Over coffee, he also voiced dismay over the fate of the Syrian uprisings. He knew that his campaign was likely to fail, but vowed to go on.
“If I die, at least I will die in Syria,” he said.
He had been abducted and targeted numerous times by extremist Islamist groups, including Hayat Tahrir al-Sham, a former affiliate of Al Qaeda. In 2014, Isis gunmen opened fire on his car with automatic rifles, leaving him with a punctured lung. He continued with his work, undeterred.
“They’ve tried that five times already,” he recently told the BBC of the attempts on his life. “If it happens, it happens. But they haven’t succeeded yet. I try to survive, but if I can’t, it’s OK.”

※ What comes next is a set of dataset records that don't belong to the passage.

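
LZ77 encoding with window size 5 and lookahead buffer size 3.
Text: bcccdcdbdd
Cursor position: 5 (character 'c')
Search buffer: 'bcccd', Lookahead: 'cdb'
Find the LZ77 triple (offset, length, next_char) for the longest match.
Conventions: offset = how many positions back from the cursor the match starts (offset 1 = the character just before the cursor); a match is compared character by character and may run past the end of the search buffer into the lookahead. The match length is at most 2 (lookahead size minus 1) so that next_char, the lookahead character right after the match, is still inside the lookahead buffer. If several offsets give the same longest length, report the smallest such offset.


Try each offset into the search buffer:
  offset=1 (pos 4, char 'd'): match length 0
  offset=2 (pos 3, char 'c'): match length 2
  offset=3 (pos 2, char 'c'): match length 1
  offset=4 (pos 1, char 'c'): match length 1
  offset=5 (pos 0, char 'b'): match length 0
Longest match has length 2 at offset 2.
next_char = character at position 5 + 2 = 7 -> 'b'

Best match: offset=2, length=2 (matching 'cd' starting at position 3)
LZ77 triple: (2, 2, 'b')


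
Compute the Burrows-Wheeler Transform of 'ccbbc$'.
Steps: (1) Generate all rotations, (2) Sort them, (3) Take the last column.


Rotations (sorted):
  0: $ccbbc -> last char: c
  1: bbc$cc -> last char: c
  2: bc$ccb -> last char: b
  3: c$ccbb -> last char: b
  4: cbbc$c -> last char: c
  5: ccbbc$ -> last char: $


BWT = ccbbc$


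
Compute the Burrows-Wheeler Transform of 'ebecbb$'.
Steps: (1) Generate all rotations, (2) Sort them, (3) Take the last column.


Rotations (sorted):
  0: $ebecbb -> last char: b
  1: b$ebecb -> last char: b
  2: bb$ebec -> last char: c
  3: becbb$e -> last char: e
  4: cbb$ebe -> last char: e
  5: ebecbb$ -> last char: $
  6: ecbb$eb -> last char: b


BWT = bbcee$b


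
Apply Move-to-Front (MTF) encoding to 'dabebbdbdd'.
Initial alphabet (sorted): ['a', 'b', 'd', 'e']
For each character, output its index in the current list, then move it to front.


MTF encoding:
'd': index 2 in ['a', 'b', 'd', 'e'] -> ['d', 'a', 'b', 'e']
'a': index 1 in ['d', 'a', 'b', 'e'] -> ['a', 'd', 'b', 'e']
'b': index 2 in ['a', 'd', 'b', 'e'] -> ['b', 'a', 'd', 'e']
'e': index 3 in ['b', 'a', 'd', 'e'] -> ['e', 'b', 'a', 'd']
'b': index 1 in ['e', 'b', 'a', 'd'] -> ['b', 'e', 'a', 'd']
'b': index 0 in ['b', 'e', 'a', 'd'] -> ['b', 'e', 'a', 'd']
'd': index 3 in ['b', 'e', 'a', 'd'] -> ['d', 'b', 'e', 'a']
'b': index 1 in ['d', 'b', 'e', 'a'] -> ['b', 'd', 'e', 'a']
'd': index 1 in ['b', 'd', 'e', 'a'] -> ['d', 'b', 'e', 'a']
'd': index 0 in ['d', 'b', 'e', 'a'] -> ['d', 'b', 'e', 'a']


Output: [2, 1, 2, 3, 1, 0, 3, 1, 1, 0]


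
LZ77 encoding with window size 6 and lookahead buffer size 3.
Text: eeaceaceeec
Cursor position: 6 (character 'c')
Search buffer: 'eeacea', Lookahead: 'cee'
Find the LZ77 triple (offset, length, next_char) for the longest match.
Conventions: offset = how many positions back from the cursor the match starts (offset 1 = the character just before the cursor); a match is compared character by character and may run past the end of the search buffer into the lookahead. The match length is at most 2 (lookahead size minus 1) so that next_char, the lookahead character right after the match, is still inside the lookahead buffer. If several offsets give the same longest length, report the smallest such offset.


Try each offset into the search buffer:
  offset=1 (pos 5, char 'a'): match length 0
  offset=2 (pos 4, char 'e'): match length 0
  offset=3 (pos 3, char 'c'): match length 2
  offset=4 (pos 2, char 'a'): match length 0
  offset=5 (pos 1, char 'e'): match length 0
  offset=6 (pos 0, char 'e'): match length 0
Longest match has length 2 at offset 3.
next_char = character at position 6 + 2 = 8 -> 'e'

Best match: offset=3, length=2 (matching 'ce' starting at position 3)
LZ77 triple: (3, 2, 'e')


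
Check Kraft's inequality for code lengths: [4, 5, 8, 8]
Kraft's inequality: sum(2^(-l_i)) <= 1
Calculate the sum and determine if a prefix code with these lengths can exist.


Sum = 2^(-4) + 2^(-5) + 2^(-8) + 2^(-8)
    = 0.0625 + 0.03125 + 0.00390625 + 0.00390625
    = 26/256 = 0.1015625
Since 0.1015625 <= 1, Kraft's inequality IS satisfied.
A prefix code with these lengths CAN exist.

Kraft sum = 0.1015625. Satisfied.


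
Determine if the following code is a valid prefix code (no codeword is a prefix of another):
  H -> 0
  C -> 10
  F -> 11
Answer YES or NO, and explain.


Checking each pair (does one codeword prefix another?):
  H='0' vs C='10': no prefix
  H='0' vs F='11': no prefix
  C='10' vs H='0': no prefix
  C='10' vs F='11': no prefix
  F='11' vs H='0': no prefix
  F='11' vs C='10': no prefix
No violation found over all pairs.

YES -- this is a valid prefix code. No codeword is a prefix of any other codeword.


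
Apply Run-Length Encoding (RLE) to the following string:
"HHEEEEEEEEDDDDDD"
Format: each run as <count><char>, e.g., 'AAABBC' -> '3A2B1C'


Scanning runs left to right:
  i=0: run of 'H' x 2 -> '2H'
  i=2: run of 'E' x 8 -> '8E'
  i=10: run of 'D' x 6 -> '6D'

RLE = 2H8E6D


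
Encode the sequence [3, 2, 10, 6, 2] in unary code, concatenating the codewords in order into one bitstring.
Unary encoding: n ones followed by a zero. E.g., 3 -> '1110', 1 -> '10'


Encode each number as n ones followed by a terminating 0:
  3 -> 1110 (4 bits)
  2 -> 110 (3 bits)
  10 -> 11111111110 (11 bits)
  6 -> 1111110 (7 bits)
  2 -> 110 (3 bits)
Total length = 4 + 3 + 11 + 7 + 3 = 28 bits.

Unary([3, 2, 10, 6, 2]) = 1110110111111111101111110110 (28 bits)


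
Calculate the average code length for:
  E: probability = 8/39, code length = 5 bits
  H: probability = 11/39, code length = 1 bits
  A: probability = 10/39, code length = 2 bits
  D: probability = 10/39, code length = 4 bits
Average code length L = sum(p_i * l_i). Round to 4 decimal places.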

He was reportedly gunned down by masked men in Kafranbel just before Friday prayers in his hometown. Hammoud Juneid, another activist, was also killed.
The banners that Fares created often tried to reference events happening elsewhere in the world and connect them to the war in Syria. They were written in Arabic, Turkish and broken English, but their messages were clear and direct.
“Charleston shootings are the other face of Assad massacres. Terrorism has no nationality, or religion,” said one in 2015, following a mass shooting at a church in North Carolina.
“We stand in solidarity with the oppressed who cannot breathe #blaklivesmatter,” read another, the year before.
Often, the messages were laced with an arresting humour. One banner addressing the former UN envoy for Syria, Staffan de Mistura, read: “De Mistura ideas to reality are like windmills to Don Quixote.”
Fares was also known for the radio station he founded in the town in 2013. Radio Fresh is one of the few independent stations broadcasting from inside the country, and has been the target of repeated raids by extremist groups in the area who objected to the music they played, among other things.
The station was supported in part by US “stabilisation aid” to humanitarian groups in Syria. When that funding was withdrawn by President Donald Trump’s administration earlier this year, Fares wrote an impassioned defence of his work in an op-ed for the Washington Post.
“In the absence of peaceful, democratic political voices, terrorists have been able to convince Syria’s vulnerable youth that violence and destruction can somehow pave the way to stability,” he wrote. “Civil society groups and independent media are working tirelessly to oppose these messages – in ways that resonate with local audiences. Syria’s democratic future relies on our success.”
A number of Syrian activists blamed the killing on Hayat Tahrir al-Sham, the most powerful rebel group in Idlib province.
Yassin Swehat, a journalist and co-founder of the opposition Jumhuriya online magazine, tweeted: “The revolution has been assassinated by the lowly al-Nusra Front,” using the group’s former name.
Fadel Abdul Ghany, founder and chair of the Syrian Network for Human Rights, described the killing as a “tragedy”.
Fares’s last online post was published on his Facebook page on 5 October. It showed a video of a protest in Kafranbel, with the words: “The people of Kafranbel are in Huriyah [Freedom] Square and voices are chanting: The people want the downfall of the regime. We started this in 2011 and we are continuing on. Our loyalty to the martyrs and detainees has increased our determination.”